Does this mean I can rely on Hibernate to verify my changes are flushed sometimes before my session is closed?
Small code example:
Session session = HibernateSessionFactory.getSession();
PersistedObject p = session.get(PersistedObject.class,id);
p.setSomeProperty(newValue);
session.close();
UPDATE
According to the docs these are the places where the session will flush (when AUTO is used)
before some query executions
from org.hibernate.Transaction.commit()
from Session.flush()
This does not say anything about Session.close()
Will Hibernate flush my updated persistent object when calling session.close() (using FlushMode.AUTO)?
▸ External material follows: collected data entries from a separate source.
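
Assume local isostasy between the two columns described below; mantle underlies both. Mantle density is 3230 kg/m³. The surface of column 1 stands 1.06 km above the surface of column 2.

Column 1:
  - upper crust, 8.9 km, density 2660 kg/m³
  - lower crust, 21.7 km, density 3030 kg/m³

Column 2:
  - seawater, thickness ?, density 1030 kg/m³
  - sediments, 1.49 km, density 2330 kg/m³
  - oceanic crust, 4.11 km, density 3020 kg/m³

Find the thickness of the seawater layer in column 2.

Take the compensation level at the base of the deeper column (depth z_c below the surface of column 1) and equate Σ ρ_i t_i down to z_c; mantle fills any gap and the z_c terms cancel.
Column 1: 8.9×2660 + 21.7×3030 + (z_c − 30.6)×3230
Column 2: 1.06×0 + x×1030 + 1.49×2330 + 4.11×3020 + (z_c − 1.06 − 5.6 − x)×3230
The z_c×3230 term appears on both sides and cancels. Collect the known terms of each column as K = Σ(ρt)_known − 3230 × (depth of known layers): K_1 = 89425 − 3230×30.6 = −9413; K_2 = 15883.9 − 3230×(1.06 + 5.6) = −5627.9.
Balance: K_1 = K_2 − x×(3230 − 1030), so x = (K_2 − K_1)/(3230 − 1030) = 3785.1/2200 = 1.72 km.

1.72 km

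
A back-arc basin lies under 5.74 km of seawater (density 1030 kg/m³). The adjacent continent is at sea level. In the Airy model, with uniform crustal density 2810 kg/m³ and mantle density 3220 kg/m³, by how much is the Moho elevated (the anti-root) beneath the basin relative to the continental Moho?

For local isostatic compensation: replacing crust with seawater at the top is compensated by replacing crust with mantle at the base: d (ρ_c − ρ_w) = a (ρ_m − ρ_c).
a = d (ρ_c − ρ_w)/(ρ_m − ρ_c) = 5.74 km × 1780/410 = 24.9 km.

24.9 km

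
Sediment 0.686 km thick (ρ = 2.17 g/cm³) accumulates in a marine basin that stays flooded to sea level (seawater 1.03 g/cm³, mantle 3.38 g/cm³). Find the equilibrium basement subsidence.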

No it won't, and you should use a transaction with well defined boundaries. Quoting Non-transactional data access and the auto-commit mode:
Working nontransactionally with Hibernate
Look at the following code, which
accesses the database without
transaction boundaries:
Session session = sessionFactory.openSession();
session.get(Item.class, 123l);
session.close();
By default, in a Java SE environment
with a JDBC configuration, this is
what happens if you execute this
snippet:
A new Session is opened. It doesn’t obtain a database connection at this
point.
The call to get() triggers an SQL SELECT. The Session now obtains a JDBC
Connection from the connection pool.
Hibernate, by default, immediately
turns off the autocommit mode on this
connection with setAutoCommit(false).
This effectively starts a JDBC
transaction!
The SELECT is executed inside this JDBC transaction. The Session is
closed, and the connection is returned
to the pool and released by Hibernate
— Hibernate calls close() on the JDBC
Connection. What happens to the
uncommitted transaction?
The answer to that question is, “It
depends!” The JDBC specification
doesn’t say anything about pending
transactions when close() is called on
a connection. What happens depends on
how the vendors implement the
specification. With Oracle JDBC
drivers, for example, the call to
close() commits the transaction! Most
other JDBC vendors take the sane route
and roll back any pending transaction
when the JDBC Connection object is
closed and the resource is returned to
the pool.
Obviously, this won’t be a problem for
the SELECT you’ve executed, but look
at this variation:
Session session = getSessionFactory().openSession();
Long generatedId = session.save(item);
session.close();
This code results in an INSERT
statement, executed inside a
transaction that is never committed or
rolled back. On Oracle, this piece of
code inserts data permanently; in
other databases, it may not. (This
situation is slightly more
complicated: The INSERT is executed
only if the identifier generator
requires it. For example, an
identifier value can be obtained from
a sequence without an INSERT. The
persistent entity is then queued until
flush-time insertion — which never
happens in this code. An identity
strategy requires an immediate INSERT
for the value to be generated.)
Bottom line: use explicit transaction demarcation.
closing a session will always flush al work to the database. Flushmode.AUTO flushes work to the database when there are changes and you are quering the table with changed records.